The standard strtok function relies on a local static variable (a variable defined in the strtok function) to save the current parsing location within the target. So, if the program begins parsing a second string before finishing the first, the function loses the parse position in the first string. That is, programmers can't begin parsing string-A, switch to string-B, then return to string-A. The Microsoft and Linux versions eliminate this restriction by replacing the local static variable with the context argument.

#include <iostream>
#include <cstring>
using namespace std;

int main()
{
    const char* delims = " :";
    char target1[100] = "See the quick red fox";
    char target2[100] = "jump:over:the:lazy:brown:dog";
    char* context1 = nullptr;
    char* context2 = nullptr;

    char* token1 = strtok_s(target1, delims, &context1);
    char* token2 = strtok_s(target2, delims, &context2);

    while (token1 != nullptr || token2 != nullptr)
    {
        if (token1 != nullptr)
            cout << token1 << endl;
        token1 = strtok_s(nullptr, delims, &context1);

        if (token2 != nullptr)
            cout << token2 << endl;
        token2 = strtok_s(nullptr, delims, &context2);
    }

    return 0;
}
#include <iostream>
#include <cstring>
using namespace std;

int main()
{
    const char* delims = " :";
    char target1[100] = "See the quick red fox";
    char target2[100] = "jump:over:the:lazy:brown:dog";
    char* context1 = nullptr;
    char* context2 = nullptr;

    char* token1 = strtok_r(target1, delims, &context1);
    char* token2 = strtok_r(target2, delims, &context2);

    while (token1 != nullptr || token2 != nullptr)
    {
        if (token1 != nullptr)
            cout << token1 << endl;
        token1 = strtok_r(nullptr, delims, &context1);

        if (token2 != nullptr)
            cout << token2 << endl;
        token2 = strtok_r(nullptr, delims, &context2);
    }

    return 0;
}
MicrosoftLinux
strtok_s and strtok_r examples. The "_s" at the end of the Microsoft strtok_s function suggests that the function is "secure." The "_r" at the end of the Linux strtok_r describes the function as "reentrant." Both functions replace strtok's local variable with a third parameter. Figure 3 names the parameter context, but programmers are free to choose any appropriate name. context performs the same task as the local static variable by saving the current parsing location. However, defining context in the application program's scope allows the application to parse multiple strings simultaneously without conflict.

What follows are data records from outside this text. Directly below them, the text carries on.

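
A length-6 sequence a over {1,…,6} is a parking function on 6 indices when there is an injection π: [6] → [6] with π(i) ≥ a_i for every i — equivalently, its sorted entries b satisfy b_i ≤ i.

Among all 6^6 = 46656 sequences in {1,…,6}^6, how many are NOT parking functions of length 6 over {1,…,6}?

29849

|PF(6,6)| = (6−6+1)·(6+1)^(6−1) = 1 · 16807 = 16807 (Pollak)
One tuple (6,4,4,2,4,5) → sorted (2,4,4,4,5,6): b_1=2>1, not a PF.
6^6 − 16807 = 46656 − 16807 = 29849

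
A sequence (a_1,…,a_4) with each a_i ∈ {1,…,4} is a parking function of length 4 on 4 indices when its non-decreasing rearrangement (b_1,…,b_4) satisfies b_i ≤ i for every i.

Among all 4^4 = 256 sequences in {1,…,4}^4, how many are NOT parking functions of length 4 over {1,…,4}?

131

|PF(4,4)| = (4−4+1)·(4+1)^(4−1) = 1 · 125 = 125 [KW]
E.g. (3,2,3,4) → sorted (2,3,3,4): b_1=2>1, not a PF.
4^4 − 125 = 256 − 125 = 131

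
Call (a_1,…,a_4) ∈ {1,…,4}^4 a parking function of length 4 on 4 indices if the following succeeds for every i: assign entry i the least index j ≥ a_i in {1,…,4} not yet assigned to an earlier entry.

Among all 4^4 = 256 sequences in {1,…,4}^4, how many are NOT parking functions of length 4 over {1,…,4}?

131

Count = (5−4)·5^(4−1) = 1 · 125 = 125 (Pollak)
Check (4,3,4,1) → sorted (1,3,4,4): b_2=3>2, not a PF.
Total 256; non-PF = 256−125 = 131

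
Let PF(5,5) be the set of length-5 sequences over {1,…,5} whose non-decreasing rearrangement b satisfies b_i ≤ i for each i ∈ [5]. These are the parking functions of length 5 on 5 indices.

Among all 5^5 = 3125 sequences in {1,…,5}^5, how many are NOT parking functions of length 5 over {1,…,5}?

|PF| = (6−5)·6^(5−1) = 1·1296 = 1296 (Konheim–Weiss)
Check (3,3,3,5,2) → sorted (2,3,3,3,5): b_1=2>1, not a PF.
Total 3125; non-PF = 3125−1296 = 1829

1829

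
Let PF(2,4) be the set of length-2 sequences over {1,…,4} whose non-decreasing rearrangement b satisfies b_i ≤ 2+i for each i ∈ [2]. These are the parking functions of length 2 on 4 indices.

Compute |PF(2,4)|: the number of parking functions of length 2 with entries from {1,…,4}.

|PF(2,4)| = 3·5^1 = 3·5 = 15
Check (2,1) → sorted (1,2): b_i ≤ 2+i ∀i, a PF.

15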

Aside from the slightly different function names, both programs are identical. context is a C-string - a character-pointer: char*. However, strtok_s and strtok_r modify it, so the program must pass it with an INOUT mechanism and use pass by pointer. So, the strtok_s and strtok_r prototypes presented in Figure 3 show the type as a pointer-to-a-pointer: char**, and the program finds the variable's address with the address-of operator (shown in red).